Kontrastiert wird die Figur des alternden Hirten mit der Geburt eines Zickleins. Tod mündet wieder in Leben. Ähnlich wie der Hirte zuvor ist das Zicklein zwar Teil einer Gemeinschaft, aber dennoch ein Außenseiter. Gilt es in einer Szene, sich gegen die Artgenossen zu behaupten, folgt ihr danach eine dramatische Entwicklung. Beim ersten Ausgang mit der Herde fällt das Zicklein in einem Waldgraben zurück und avanciert aus biblischer Sicht somit zum verlorenen Schaf. So verzweifelt wie der Hirte zuvor an dem Kirchengemäuer geklopft hat, blökt das Zicklein um Hilfe. Zuflucht bietet ihm später erst eine große imposante Tanne des kalabrischen Gebirges.

Überhaupt fallen die Naturaufnahmen von Frammartino nicht minder beeindruckend aus als das narrative Gerüst seines Films. In ruhigen, langen Einstellungen porträtiert er Kalabrien, dabei immer wieder auch das Normannenkastell in der Provinz Vibo Valentia aus der Ferne einfangend.
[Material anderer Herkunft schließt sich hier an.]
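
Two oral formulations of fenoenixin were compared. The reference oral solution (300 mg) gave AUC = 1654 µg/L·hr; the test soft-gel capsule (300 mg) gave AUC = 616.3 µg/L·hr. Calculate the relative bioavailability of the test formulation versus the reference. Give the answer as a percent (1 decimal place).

F_rel = (AUC_test/D_test) / (AUC_ref/D_ref)
      = (616.3/300) / (1654/300)
      = 2.05433 / 5.51333 = 0.3726 = 37.26%

F_rel = 37.3%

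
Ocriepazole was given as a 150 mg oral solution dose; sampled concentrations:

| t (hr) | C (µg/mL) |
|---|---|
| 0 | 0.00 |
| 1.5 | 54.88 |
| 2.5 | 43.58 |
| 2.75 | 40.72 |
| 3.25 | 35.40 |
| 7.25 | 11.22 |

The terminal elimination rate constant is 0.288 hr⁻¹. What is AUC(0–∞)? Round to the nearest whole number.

Trapezoidal AUC_0→7.25:
  [0→1.5]: (0.00+54.88)/2 × 1.5 = 41.16
  [1.5→2.5]: (54.88+43.58)/2 × 1 = 49.23
  [2.5→2.75]: (43.58+40.72)/2 × 0.25 = 10.5375
  [2.75→3.25]: (40.72+35.40)/2 × 0.5 = 19.03
  [3.25→7.25]: (35.40+11.22)/2 × 4 = 93.24
  Sum = 213.1975 µg/mL·hr
Extrapolated tail: C_last / k_e = 11.22 / 0.288 = 38.958
AUC_0→∞ = 213.1975 + 38.958 = 252.1555 µg/mL·hr

AUC = 252 µg/mL·hr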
Wie aus einer anderen, bisweilen bereits verblichenen Zeit mutet die Szenerie oft an. Egal ob Vibo Valentia, das Städtchen Caulonia oder das Dorf Alessandria del Carretto – der rustikale Charme von Kalabrien findet sich in allen wieder. Nahezu meditativ geraten die dialogfreien Bilder von Kameramann Andrea Locatelli, die selten von Paolo Benvenutis Musik untermalt werden.

Jene Tanne, unter der das Zicklein dann Zuflucht gesucht hat, repräsentiert den vegetativen Bereich. Im Zuge der Festa della Pita, einer von den Langobarden stammenden heidnischen Tradition des Dorfes Alessandria del Carretto, wird die Tanne gefällt. Gemeinsam tragen die Bewohner den Baum, wieder Teil einer Gemeinschaft und doch allein, nachdem sie ihn entästet haben ins Dorf. Dort wird er aufgestellt und dient der Festprozedur. Hat die Tanne ihren Zweck erfüllt, wird sie zerkleinert und den Köhlern übergeben. Der Kreislauf schließt sich, wenn aus jener Tanne Holzkohle gewonnen wird, die den Bewohnern des Dorfes des Hirten zum Feuermachen dient.

Ein besonderes Augenmerk richtet Le quattro volte dabei auf Prozeduren und Traditionen. Sei es das jährliche Fest der Tannenbesteigung, der Glaube an die heilenden Kräfte des Kirchenstaubs oder ein Passionszug, der in einer Szene die Hütte des Hirten passiert und ein ungewöhnliches Ende findet, als der Hund des Hirten dazwischenfährt. Frammartino ist ein faszinierender Einblick in die kalabrische Kultur gelungen, mit harmonisch abgestimmten Bildern voll nachhaltiger Poesie. Was teilweise wie eine essayistische Dokumentation anmutet, ist vielmehr ein schweigsamer Spielfilm mit pythagoreischen Anklängen. Und einer der schönsten Filme des Jahres.